Die Beschwerdeführerin hat dem Bund Aufwendungen in der Höhe von EUR 381,90 binnen zwei Wochen bei sonstiger Exekution zu ersetzen.
Begründung
Die Beschwerdeführerin war Gesellschafterin und seit 9. Juni 1999 alleinige Geschäftsführerin der Cafe E K GmbH. Am 12. November 2001 hat Melanie W die Geschäftsanteile an der GmbH erworben. Seither ist die Beschwerdeführerin nicht mehr Geschäftsführerin der GmbH. Mit Generalversammlungsbeschluss vom 12. November 2001 wurde die Firma der GmbH auf Cafe E W GmbH geändert.
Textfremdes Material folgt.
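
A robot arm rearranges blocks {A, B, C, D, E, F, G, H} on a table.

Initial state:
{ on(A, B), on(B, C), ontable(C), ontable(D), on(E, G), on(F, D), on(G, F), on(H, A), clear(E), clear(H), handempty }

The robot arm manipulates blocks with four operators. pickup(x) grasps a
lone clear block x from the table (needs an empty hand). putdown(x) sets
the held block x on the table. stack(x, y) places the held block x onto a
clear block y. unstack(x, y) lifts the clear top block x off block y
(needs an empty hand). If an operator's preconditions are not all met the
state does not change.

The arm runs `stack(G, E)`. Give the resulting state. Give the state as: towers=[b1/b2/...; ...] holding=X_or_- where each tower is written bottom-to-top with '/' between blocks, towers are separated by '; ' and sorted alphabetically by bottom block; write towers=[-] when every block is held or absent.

towers=[C/B/A/H; D/F/G/E] holding=-

before: towers=[C/B/A/H; D/F/G/E] holding=-
pre[stack(G, E)]: holding(G) ✗, clear(E) ✓, G≠E ✓
holding(G) unmet → stack(G, E) is a no-op
after:  towers=[C/B/A/H; D/F/G/E] holding=-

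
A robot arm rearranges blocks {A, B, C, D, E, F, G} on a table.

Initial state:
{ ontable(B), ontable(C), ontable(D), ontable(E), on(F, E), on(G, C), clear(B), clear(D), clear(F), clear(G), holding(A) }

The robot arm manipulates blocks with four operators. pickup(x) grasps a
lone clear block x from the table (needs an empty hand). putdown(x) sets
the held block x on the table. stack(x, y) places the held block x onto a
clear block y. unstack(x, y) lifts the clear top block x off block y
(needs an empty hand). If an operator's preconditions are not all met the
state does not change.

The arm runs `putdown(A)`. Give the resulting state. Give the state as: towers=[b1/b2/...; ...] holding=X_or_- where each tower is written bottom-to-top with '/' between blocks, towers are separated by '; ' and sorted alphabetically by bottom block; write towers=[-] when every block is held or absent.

before: towers=[B; C/G; D; E/F] holding=A
pre[putdown(A)]: holding(A) ok
all met → apply putdown(A)
after:  towers=[A; B; C/G; D; E/F] holding=-

towers=[A; B; C/G; D; E/F] holding=-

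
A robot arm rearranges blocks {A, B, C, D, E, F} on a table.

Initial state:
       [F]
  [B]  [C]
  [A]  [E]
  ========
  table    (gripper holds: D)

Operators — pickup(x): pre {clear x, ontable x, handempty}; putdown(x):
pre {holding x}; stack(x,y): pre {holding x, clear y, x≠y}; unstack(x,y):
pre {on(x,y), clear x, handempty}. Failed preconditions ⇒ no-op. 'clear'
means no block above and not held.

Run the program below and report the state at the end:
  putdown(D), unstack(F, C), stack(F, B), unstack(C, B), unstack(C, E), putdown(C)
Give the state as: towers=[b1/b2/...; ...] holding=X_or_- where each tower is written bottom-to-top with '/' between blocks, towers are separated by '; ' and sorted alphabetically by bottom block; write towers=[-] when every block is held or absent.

towers=[A/B/F; C; D; E] holding=-

step 1 (putdown(D)): towers=[A/B; D; E/C/F] holding=-
step 2 (unstack(F, C)): towers=[A/B; D; E/C] holding=F
step 3 (stack(F, B)): towers=[A/B/F; D; E/C] holding=-
step 4 (unstack(C, B)) [no-op]: towers=[A/B/F; D; E/C] holding=-
step 5 (unstack(C, E)): towers=[A/B/F; D; E] holding=C
step 6 (putdown(C)): towers=[A/B/F; C; D; E] holding=-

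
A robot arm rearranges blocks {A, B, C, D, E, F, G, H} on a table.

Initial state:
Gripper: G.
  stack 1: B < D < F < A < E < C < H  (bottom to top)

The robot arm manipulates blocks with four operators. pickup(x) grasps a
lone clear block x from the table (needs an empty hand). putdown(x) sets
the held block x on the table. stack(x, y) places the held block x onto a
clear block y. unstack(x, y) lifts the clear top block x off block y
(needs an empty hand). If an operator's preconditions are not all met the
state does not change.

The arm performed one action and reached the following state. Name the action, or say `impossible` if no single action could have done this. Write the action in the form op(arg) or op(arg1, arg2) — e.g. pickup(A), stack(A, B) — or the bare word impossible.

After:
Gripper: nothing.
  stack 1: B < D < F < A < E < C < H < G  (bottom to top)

target: towers=[B/D/F/A/E/C/H/G] holding=-
        putdown(G) → towers=[B/D/F/A/E/C/H; G] holding=-
       stack(G, H) → towers=[B/D/F/A/E/C/H/G] holding=-  ← match

stack(G, H)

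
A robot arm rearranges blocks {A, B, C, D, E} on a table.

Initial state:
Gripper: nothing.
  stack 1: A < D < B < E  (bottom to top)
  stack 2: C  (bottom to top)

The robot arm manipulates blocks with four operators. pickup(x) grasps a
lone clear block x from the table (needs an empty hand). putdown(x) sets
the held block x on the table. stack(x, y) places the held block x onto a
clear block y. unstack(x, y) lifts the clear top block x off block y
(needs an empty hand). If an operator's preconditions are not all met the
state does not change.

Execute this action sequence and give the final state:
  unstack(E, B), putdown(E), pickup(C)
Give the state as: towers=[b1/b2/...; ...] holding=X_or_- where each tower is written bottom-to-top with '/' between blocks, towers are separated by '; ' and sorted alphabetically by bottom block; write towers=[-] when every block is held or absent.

step 1 (unstack(E, B)): towers=[A/D/B; C] holding=E
step 2 (putdown(E)): towers=[A/D/B; C; E] holding=-
step 3 (pickup(C)): towers=[A/D/B; E] holding=C

towers=[A/D/B; E] holding=C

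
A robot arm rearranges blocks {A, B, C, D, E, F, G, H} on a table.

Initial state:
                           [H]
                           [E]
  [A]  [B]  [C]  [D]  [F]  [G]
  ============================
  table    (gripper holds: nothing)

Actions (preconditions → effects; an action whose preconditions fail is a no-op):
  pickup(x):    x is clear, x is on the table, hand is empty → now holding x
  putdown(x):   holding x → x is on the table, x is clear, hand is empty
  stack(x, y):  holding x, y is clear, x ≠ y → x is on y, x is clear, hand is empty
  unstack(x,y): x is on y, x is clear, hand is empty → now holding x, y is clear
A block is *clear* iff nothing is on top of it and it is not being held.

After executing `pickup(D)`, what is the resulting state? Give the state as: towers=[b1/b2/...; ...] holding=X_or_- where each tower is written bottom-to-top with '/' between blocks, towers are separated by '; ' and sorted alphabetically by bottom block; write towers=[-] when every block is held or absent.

towers=[A; B; C; F; G/E/H] holding=D

before: towers=[A; B; C; D; F; G/E/H] holding=-
pre[pickup(D)]: clear(D) ✓, ontable(D) ✓, handempty ✓
all met → apply pickup(D)
after:  towers=[A; B; C; F; G/E/H] holding=D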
Mit Bescheid vom 9. Jänner 2003 wurde die Beschwerdeführerin gemäß §§ 9 und 80 BAO zur Haftung für aushaftende, im Zeitraum vom 15. Juni 2000 bis zum 6. September 2001 fällig gewordene Abgabenschulden der GmbH (nunmehrige Firma: Cafe E W GmbH) im Ausmaß von 11.918,12 EUR herangezogen. In der Bescheidbegründung wurde darauf verwiesen, dass die Beschwerdeführerin als ehemalige Geschäftsführerin der GmbH verpflichtet gewesen sei, dafür zu sorgen, dass die Abgabenschulden der Gesellschaft aus deren Mitteln getilgt werden. Da die Beschwerdeführerin dieser Verpflichtung nicht nachgekommen sei und die Abgaben infolge schuldhafter Verletzung dieser Verpflichtung nicht mehr einbringlich seien, sei die Haftung auszusprechen gewesen.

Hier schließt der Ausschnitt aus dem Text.